Date of Birth: May 13, 1923
Date of Death: January 5, 2023
Place of Birth: Frankfurt, Germany
Textile design pioneer escaped Nazi Germany and fought gender discrimination
For a woman whose true desire was to become an architect, Ruth Adler Schnee has done exceptionally well as a pioneer of mid-century modern print design.
The Adler family, including the teenaged Ruth, escaped Nazi Germany in the late 1930s and settled in Detroit. Ruth graduated from the Rhode Island School of Design in 1945, worked in the New York office of renowned industrial designer Raymond Loewy and subsequently was the first woman to earn a graduate degree in architecture from the Cranbrook Academy of Art, studying under Eliel Saarinen. But in the mid-1940s, no architectural firm would hire a woman. “We don’t want a beauty shop,” she was told at one Detroit firm.
When she couldn’t find appropriate fabric patterns to match the sleek home she designed for a 1946 Chicago Tribune contest, she created her own. Winning the contest, she also attracted the attention of a Chicago architectural firm that decided her designs were just what they needed for their automobile showrooms. That was the catalyst for the pioneering textile designer who is now best known for her bold, colorful abstract designs.

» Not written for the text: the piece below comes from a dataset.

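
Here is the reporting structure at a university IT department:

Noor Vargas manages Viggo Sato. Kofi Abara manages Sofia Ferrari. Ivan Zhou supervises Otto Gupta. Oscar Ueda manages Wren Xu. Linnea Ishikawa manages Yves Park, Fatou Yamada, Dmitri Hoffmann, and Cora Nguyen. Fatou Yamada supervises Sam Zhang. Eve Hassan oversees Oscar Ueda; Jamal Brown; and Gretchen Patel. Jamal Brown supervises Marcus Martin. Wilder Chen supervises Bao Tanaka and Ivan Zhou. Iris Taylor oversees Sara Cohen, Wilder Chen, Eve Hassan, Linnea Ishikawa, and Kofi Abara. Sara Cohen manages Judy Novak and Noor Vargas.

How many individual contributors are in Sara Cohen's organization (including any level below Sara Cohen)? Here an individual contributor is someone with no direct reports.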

In 1947, while an instructor at Lawrence Institute of Technology, Schnee opened her own design studio. Later, with husband Edward Schnee, she established a retail store in the Harmonie Park area of Detroit featuring avant-garde home furnishings. Her designs were immediately favored by leading architects, including Frank Lloyd Wright, Minoru Yamasaki and Paul Rudolf, who needed appropriate textiles for their modernist buildings. Her designs also appealed to furniture manufacturers like Knoll. In 2015, she signed a 20-year contract with Knoll, at the age of 91.
In 2010, Ruth Adler Schnee received an honorary doctorate from the Center for Creative Studies in Detroit. In 2011, she showcased a solo exhibition at the Venice Biennale in Venice and in 2012 at the Smithsonian. She was honored with the Kresge Eminent Artist Award in 2015 for her lifelong professional achievements and contributions to Detroit’s cultural community.
“As a Jewish immigrant who escaped Nazi Germany and launched an influential business in Detroit, as a woman who broke through barriers in a male-dominated field, as a Detroiter who helped shape an international sensibility, her story speaks to the value of inclusiveness, to the entrepreneurial spirit and to the profound role the arts play in nurturing our souls.”